Mexico City, Mexico — The federal government of Mexico says Internet company Totalplay owes more than 1.5 billion in unpaid taxes. This latest amount is added to the unpaid billions Ricardo Salinas Pliego is alleged to already owe the Tax Administration Service (SAT).
Ricardo Salinas Pliego is the owner of Totalplay who in December of 2022, was ordered by the Federal Court of Administrative Justice (TFJA) to pay 4.9 billion pesos in taxes for another of his companies, Grupo Elektra.
In a press conference, President Andrés Manuel López Obrador reported on the case of tax evasion by company Totalplay. He says the company, owned by Ricardo Salinas Pliego, used a scheme of excessive deductions which was analyzed and resolved last week by the Supreme Court of Justice of the Nation (SCJN).
“The ministers corroborated that the company omitted to pay taxes on five items, passed them off as losses and reported lower profits. After nine years of litigation, the company has failed to pay its taxes.
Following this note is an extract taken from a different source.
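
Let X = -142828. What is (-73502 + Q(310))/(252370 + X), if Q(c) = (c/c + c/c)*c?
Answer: -12147/18257 ≈ -0.66533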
“Furthermore, this same scheme is presented in other Grupo Salinas companies, which is why the head of the Tax Administration Service (SAT), Antonio Martínez Dagnino, stated that there is a repeated abuse of accounting and legal strategies,” he said.
The SCJN confirmed that the taxpayer must correct more than 1.5 billion pesos that should not have been declared as tax losses and that the state has the right to collect.
This case is one of those pending in the Federal Judicial Branch. A historical debt of contributions of more than 30 billion pesos is quantified, mentioned the head of SAT.
“Totalplay did not provide complete information on their 2011 operation, mainly in the expenses category. SAT waited a year for the missing report. It was resolved and they informed the company in 2015 that it had to pay the income tax because the company reported 1.4 times more expenses than the total income it had obtained.
“In at least six areas the company did not prove that these expenses were incurred for the natural operation of the business,” Martínez Dagnino explained.
“We do not see names of individuals or companies. We only see the accounting operations that have these fiscal repercussions and that have to comply with the legislation,” Martínez Dagnino added.
During the conference, López Obrador said “we do not act in an authoritarian manner, we do not persecute anyone, but we do seek to ensure that there are no tax privileges because it is very unfair. How do workers in Mexico pay more income tax than business owners?
“There has to be justice. (…) All of these matters are in the judiciary, both in the Supreme Court and district courts, and there is a lot of money in dispute. It is no small thing.”